Flore des îles Loyauté

La flore des îles Loyauté compte plus de 450 espèces indigènes de plantes à fleurs, conifères et fougères. Elles ont pu coloniser l'archipel par les vents, les courants marins ainsi que les oiseaux et les roussettes. Un peu plus d'une vingtaine d'espèces sont considérées comme endémiques d’une ou plusieurs îles. Il faut y ajouter une cinquantaine d'espèces cultivées par les premiers habitants des Loyauté et plusieurs centaines de plantes utiles, alimentaires ou ornementales introduites depuis la fin du XIXe siècle.

Espèces endémiques et traditionnelles

Du fait de sa superficie et de l’importance de ses forêts, Lifou apparaît comme la plus riche au niveau floristique. Mais chaque île présente des formations végétales remarquables, tant pour leur physionomie, leur topographie ou leur richesse spécifique. À l’image des corniches littorales dont les falaises sont plantées de pins colonnaires pouvant atteindre 60 m de haut, ou, comme à Maré, des « trous de bone », ces effondrements qu’on rencontre au sein des massifs forestiers, qui débouchent parfois sur la lentille d’eau douce à plus de 50 m de profondeur et abritent plusieurs espèces s’étant adaptées à la fraîcheur et à l’humidité, notamment des fougères. Le long du littoral, la présence de mangroves est étonnante, car inhabituelle sur des îles coralliennes. À noter également le petit marais de Wabao, au Sud-Ouest de Maré, qui recense la seule population de niaoulis des Loyauté.

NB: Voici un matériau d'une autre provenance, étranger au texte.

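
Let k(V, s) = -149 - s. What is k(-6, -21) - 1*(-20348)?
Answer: 20220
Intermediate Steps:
k(-6, -21) - 1*(-20348) = (-149 - 1*(-21)) - 1*(-20348) = (-149 + 21) + 20348 = -128 + 20348 = 20220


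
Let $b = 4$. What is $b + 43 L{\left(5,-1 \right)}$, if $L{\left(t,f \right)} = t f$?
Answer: $-211$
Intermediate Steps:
$L{\left(t,f \right)} = f t$
$b + 43 L{\left(5,-1 \right)} = 4 + 43 \left(\left(-1\right) 5\right) = 4 + 43 \left(-5\right) = 4 - 215 = -211$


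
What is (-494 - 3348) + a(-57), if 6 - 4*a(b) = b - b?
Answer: -7681/2 ≈ -3840.5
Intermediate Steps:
a(b) = 3/2 (a(b) = 3/2 - (b - b)/4 = 3/2 - 1/4*0 = 3/2 + 0 = 3/2)
(-494 - 3348) + a(-57) = (-494 - 3348) + 3/2 = -3842 + 3/2 = -7681/2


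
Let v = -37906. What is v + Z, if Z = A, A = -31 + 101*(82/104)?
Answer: -1968583/52 ≈ -37857.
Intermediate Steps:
A = 2529/52 (A = -31 + 101*(82*(1/104)) = -31 + 101*(41/52) = -31 + 4141/52 = 2529/52 ≈ 48.635)
Z = 2529/52 ≈ 48.635
v + Z = -37906 + 2529/52 = -1968583/52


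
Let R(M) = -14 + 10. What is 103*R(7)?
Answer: -412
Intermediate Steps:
R(M) = -4
103*R(7) = 103*(-4) = -412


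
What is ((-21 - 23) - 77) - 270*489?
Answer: -132151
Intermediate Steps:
((-21 - 23) - 77) - 270*489 = (-44 - 77) - 132030 = -121 - 132030 = -132151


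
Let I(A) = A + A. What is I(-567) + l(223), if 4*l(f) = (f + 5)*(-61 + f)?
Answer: 8100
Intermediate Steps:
l(f) = (-61 + f)*(5 + f)/4 (l(f) = ((f + 5)*(-61 + f))/4 = ((5 + f)*(-61 + f))/4 = ((-61 + f)*(5 + f))/4 = (-61 + f)*(5 + f)/4)
I(A) = 2*A
I(-567) + l(223) = 2*(-567) + (-305/4 - 14*223 + (¼)*223²) = -1134 + (-305/4 - 3122 + (¼)*49729) = -1134 + (-305/4 - 3122 + 49729/4) = -1134 + 9234 = 8100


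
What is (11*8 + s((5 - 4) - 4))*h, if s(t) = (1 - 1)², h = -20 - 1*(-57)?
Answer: 3256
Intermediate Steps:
h = 37 (h = -20 + 57 = 37)
s(t) = 0 (s(t) = 0² = 0)
(11*8 + s((5 - 4) - 4))*h = (11*8 + 0)*37 = (88 + 0)*37 = 88*37 = 3256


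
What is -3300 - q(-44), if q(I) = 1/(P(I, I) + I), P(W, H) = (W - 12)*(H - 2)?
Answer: -8355601/2532 ≈ -3300.0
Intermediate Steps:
P(W, H) = (-12 + W)*(-2 + H)
q(I) = 1/(24 + I**2 - 13*I) (q(I) = 1/((24 - 12*I - 2*I + I*I) + I) = 1/((24 - 12*I - 2*I + I**2) + I) = 1/((24 + I**2 - 14*I) + I) = 1/(24 + I**2 - 13*I))
-3300 - q(-44) = -3300 - 1/(24 + (-44)**2 - 13*(-44)) = -3300 - 1/(24 + 1936 + 572) = -3300 - 1/2532 = -8355601/2532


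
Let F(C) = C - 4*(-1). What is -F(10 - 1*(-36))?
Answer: -50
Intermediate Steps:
F(C) = 4 + C (F(C) = C + 4 = 4 + C)
-F(10 - 1*(-36)) = -(4 + (10 - 1*(-36))) = -(4 + (10 + 36)) = -(4 + 46) = -1*50 = -50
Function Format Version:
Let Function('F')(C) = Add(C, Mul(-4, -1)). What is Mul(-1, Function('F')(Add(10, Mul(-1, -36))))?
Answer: -50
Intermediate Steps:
Function('F')(C) = Add(4, C) (Function('F')(C) = Add(C, 4) = Add(4, C))
Mul(-1, Function('F')(Add(10, Mul(-1, -36)))) = Mul(-1, Add(4, Add(10, Mul(-1, -36)))) = Mul(-1, Add(4, Add(10, 36))) = Mul(-1, Add(4, 46)) = Mul(-1, 50) = -50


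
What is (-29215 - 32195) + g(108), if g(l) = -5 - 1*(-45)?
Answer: -61370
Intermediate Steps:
g(l) = 40 (g(l) = -5 + 45 = 40)
(-29215 - 32195) + g(108) = (-29215 - 32195) + 40 = -61410 + 40 = -61370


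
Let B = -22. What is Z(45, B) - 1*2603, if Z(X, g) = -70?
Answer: -2673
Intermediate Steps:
Z(45, B) - 1*2603 = -70 - 1*2603 = -70 - 2603 = -2673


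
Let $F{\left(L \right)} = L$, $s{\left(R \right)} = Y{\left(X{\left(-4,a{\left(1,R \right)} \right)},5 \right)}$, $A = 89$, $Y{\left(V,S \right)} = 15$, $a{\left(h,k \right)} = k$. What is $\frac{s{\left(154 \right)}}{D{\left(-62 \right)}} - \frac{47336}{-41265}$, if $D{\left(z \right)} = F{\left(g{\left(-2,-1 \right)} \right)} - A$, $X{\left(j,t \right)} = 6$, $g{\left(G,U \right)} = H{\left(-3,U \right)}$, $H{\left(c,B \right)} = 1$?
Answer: $\frac{3546593}{3631320} \approx 0.97667$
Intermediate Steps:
$g{\left(G,U \right)} = 1$
$s{\left(R \right)} = 15$
$D{\left(z \right)} = -88$ ($D{\left(z \right)} = 1 - 89 = -88$)
$\frac{s{\left(154 \right)}}{D{\left(-62 \right)}} - \frac{47336}{-41265} = \frac{15}{-88} - \frac{47336}{-41265} = 15 \left(- \frac{1}{88}\right) - - \frac{47336}{41265} = - \frac{15}{88} + \frac{47336}{41265} = \frac{3546593}{3631320}$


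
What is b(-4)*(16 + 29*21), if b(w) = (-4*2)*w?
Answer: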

On dirait que des lutins, ou des esprits, ont façonné la forêt des îles Loyauté au cours des siècles. Surplombant des sous-bois denses, la forêt dense sempervirente humide et la forêt sempervirente sur calcaire sont dominées par les tentaculaires banians (Moraceae), le solide kohu (Intsia bijuga) imputrescible, le faux santal (Cryptocarya elliptica) ou le buni (Manilkara dissecta) aux formes tourmentées, ainsi que de nombreuses autres espèces comme, à Lifou, le pö, le golëp, le haoca, le hmetewen ou le trelewebeth (noms en langue drehu).

Les noms communs locaux désignent souvent plusieurs espèces de plantes qui n’ont aucun lien de parenté entre elles. Le faux santal en est un bon exemple. Ce nom de faux santal est le plus souvent usité aux îles pour désigner Myoporum crassifolium dont le bois très odorant est occasionnellement utilisé justement pour falsifier le vrai santal, utilisé en mélange. L’autre faux santal, le Cryptocarya (lauracées), exhale un parfum qui rappelle à la fois le coco, la citronnelle et la vanille. Parsemé de blocs et d’affleurements calcaires, le sol irrégulier est couvert de fougères. Les jeunes pousses de l’une d’entre elles – l’asplenium nid oiseau (pahatr en drehu) – ont la particularité d’être comestibles et se cuisinent en salades. Elles se récoltent dans la forêt près de la tribu de Mucaweng, à Lifou.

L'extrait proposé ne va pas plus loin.